One can only diagnose and treat what one sees and is aware of. It is like looking at gum tissue without pocket probing. One can best access periodontal health by measuring pocket depths if one wants to know the health of the periodontium. Sure the gums look firm and pink, but you will not know for certain unless one measures! It is the same with the jaw joints, mandibular position, and occlusion. We can measure muscle function and status during function and at physiologic rest via EMG. One can measure mandibular moment and distinguish abnormal mandibular opening patterns from abnormal patterns via mandibular jaw tracking. Velocity tracings can be objectively be recorded to observed bradykinesia and dyskinesia in mandibular movements. The neuromuscular dentist can verify with technology the physiological responses that are often unseen through common radiographs and visual analysis of the TMJ via sonography. That is if one wants to. Treatment recommendations and long-term outcomes will be different for those patient lives when measurements and objective data are taken and analysed.
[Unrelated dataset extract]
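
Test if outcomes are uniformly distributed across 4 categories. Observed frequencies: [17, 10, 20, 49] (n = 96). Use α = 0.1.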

CR is time tested ignorance!
It is obvious that there are some who choose to only see what they want to see. If one wants to see mounted study casts plastered to an assumed accurate position on an articulator that actually hinges, then that is OK. What about capturing a more physiologic maxillary to mandibular arch relationship by means of neuromuscular technology and consider muscle physiology at an optimal rest? What about decompressing the joints and arriving at an occlusal relationship that harmonizes with the physiologic functioning of the complete posturing system. Let us not forget to be physicians of the stomatognathic system as well as scientist, rather then only being tooth doctors. There is a place for that kind of dentistry too, since those that enjoy it do perform a service along the hierarchy of the dental/ medical health care chain. Those that don't get the help will eventually seek the care and service from those that understand these musculoskeletal signs and symptoms. It is just more dentistry for those that go beyond the traditional paradigm. We will never go hungry! We don't have to worry about trying to find dentistry, it is there if we are aware of it.
Taking this approach and perspective is very comprehensive. Maybe more comprehensive than some doctors really want to accept or are willing to learn. Consider the Neuromuscular Approach to Comprehensive Care and step into a world that is vast and exciting.